The ability for anybody to form a political party came even later, and even in the United States as the Constitution was drafted, the Founders were deeply skeptical of the benefits of competition among political parties. But by the end of the Civil War, the vigorous competition among political parties had proved itself as a mechanism at least capable of constraining some otherwise violent competition among powerful interests.

“Individual citizens wanted banks, canals, and railroads to raise the value of their lands, help get their crops to market, and more closely integrate them into the American economy and society. They feared that those corporations would undermine and ultimately destroy the democratic political process they also valued. The solution hit upon by the Americans was not to eliminate corporations but to eliminate privileges by opening entry into the corporate form to anyone who wanted to form a corporation.” NWW at 238. Thus, “[a]lthough no decisive year or decade exists of when growth began to accelerate, nonetheless the onset of modern economic growth rates, per capita income growth in the neighborhood of one to 1.5% per year, does not occur in any of the countries until after 1840. After the 1850s, and with modest ups and downs, this steady growth occurred until the present day, with the exceptions of wars and the depressions of the 1920s and 1930s.” NWW at 247

NWW also provide an in-depth analysis of how open access states evolved in England and France as well as the United States.

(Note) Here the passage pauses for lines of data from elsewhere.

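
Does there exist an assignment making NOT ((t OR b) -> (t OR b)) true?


Check all 4 assignments over {b, t}:
b | t | φ
---------
F | F | F
T | F | F
F | T | F
T | T | F
No assignment makes the formula true.

Unsatisfiable.


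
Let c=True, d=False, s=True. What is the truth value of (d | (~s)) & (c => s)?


Substitute c=True, d=False, s=True:
~s = False
d | (~s) = False | False = False
c => s = True => True = True
(d | (~s)) & (c => s) = False & True = False

False


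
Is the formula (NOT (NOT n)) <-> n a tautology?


Build the truth table over {n}:
n | φ
-----
F | T
T | T
Every row evaluates to true.

Yes, it is a tautology.


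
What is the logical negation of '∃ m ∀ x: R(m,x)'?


Negation flips each quantifier (∀↔∃) and negates the inner predicate.
¬(∃ m ∀ x: φ) = ∀ m ∃ x: ¬φ.

∀ m ∃ x: ¬(R(m,x))


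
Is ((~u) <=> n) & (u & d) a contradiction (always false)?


Truth table over {d, n, u}:
d | n | u | φ
-------------
False | False | False | False
True | False | False | False
False | True | False | False
True | True | False | False
False | False | True | False
True | False | True | True
False | True | True | False
True | True | True | False
Satisfying assignment at row 6: d=True, n=False, u=True gives True.

No, it is not a contradiction.


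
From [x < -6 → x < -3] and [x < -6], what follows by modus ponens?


Modus ponens: from (P → Q) and P, infer Q.
P = 'x < -6' is asserted, and P → Q holds, so Q follows.

x < -3.


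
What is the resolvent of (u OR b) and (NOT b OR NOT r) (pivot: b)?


The clauses contain complementary literals b and NOTb.
Resolution eliminates this pair and disjoins the remaining literals (merging duplicates).

(u OR NOT r)


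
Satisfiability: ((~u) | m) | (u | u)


Search for a satisfying assignment over {m, u}.
Try m=False, u=False: the formula evaluates to True.
A satisfying assignment exists.

Satisfiable.


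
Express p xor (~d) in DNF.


Step 1: p ⊕ (¬d) is true exactly when they disagree: (p ∧ ¬(¬d)) ∨ (¬p ∧ (¬d)).
Step 2: Eliminate any double negations (¬¬X = X).

(p & d) | ((~p) & (~d))


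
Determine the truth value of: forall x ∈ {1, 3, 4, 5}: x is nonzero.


Evaluate the predicate on each element: 1:True, 3:True, 4:True, 5:True.
Every element satisfies the predicate.

True


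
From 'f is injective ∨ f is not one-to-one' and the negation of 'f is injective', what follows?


Disjunctive syllogism: from (P ∨ Q) and ¬P, infer Q.
One disjunct, 'f is injective', is ruled out; the other must hold.

f is not one-to-one


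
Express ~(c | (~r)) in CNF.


Step 1: Apply De Morgan: ¬(c ∨ (¬r)) = ¬c ∧ ¬(¬r).
Step 2: Eliminate any double negations (¬¬X = X).

(~c) & r


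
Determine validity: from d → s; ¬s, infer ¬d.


This matches the form of modus tollens: the conclusion follows in every model of the premises.

Valid.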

Well worth the time if you’ve read this far.

Summary and Conclusion

Neither technology, nor democracy, nor capitalism alone has been sufficient to drive the progress we have seen in the last 200 years. Rather, as NWW argue in Violence and Social Orders, that progress has been due to the special combination of democratic ideals and capitalism that has emerged in open access states through their credible commitments, which have maintained dynamic stability through non-violent resolution of political conflict and vigorous economic competition. In contrast, natural states face challenges in making credible commitments to potential new entrants, ultimately driving both economic and political instability and violence. The transformation of corporations from royal privileges into drivers of chaotic progress through the introduction of general incorporation acts and the transformation of political competition through political parties are an important part of the story.

Open access states exhibit dynamic stability because competition and experimentation lead to diverse solutions for problems, while credible commitments resolve conflicts peacefully. Natural states, on the other hand, often lack the ability to make credible commitments, making conflict resolution more challenging.

The chaotic progress of the past 200 years has been contingent upon the emergence and maintenance of open access states. A stable open access state requires a delicate balance of power among elites and non-elites, supported by vigorous competition among political parties and corporations. With apologies to Benjamin Franklin, what sort of state has evolution given us? An open access state, if we can keep it.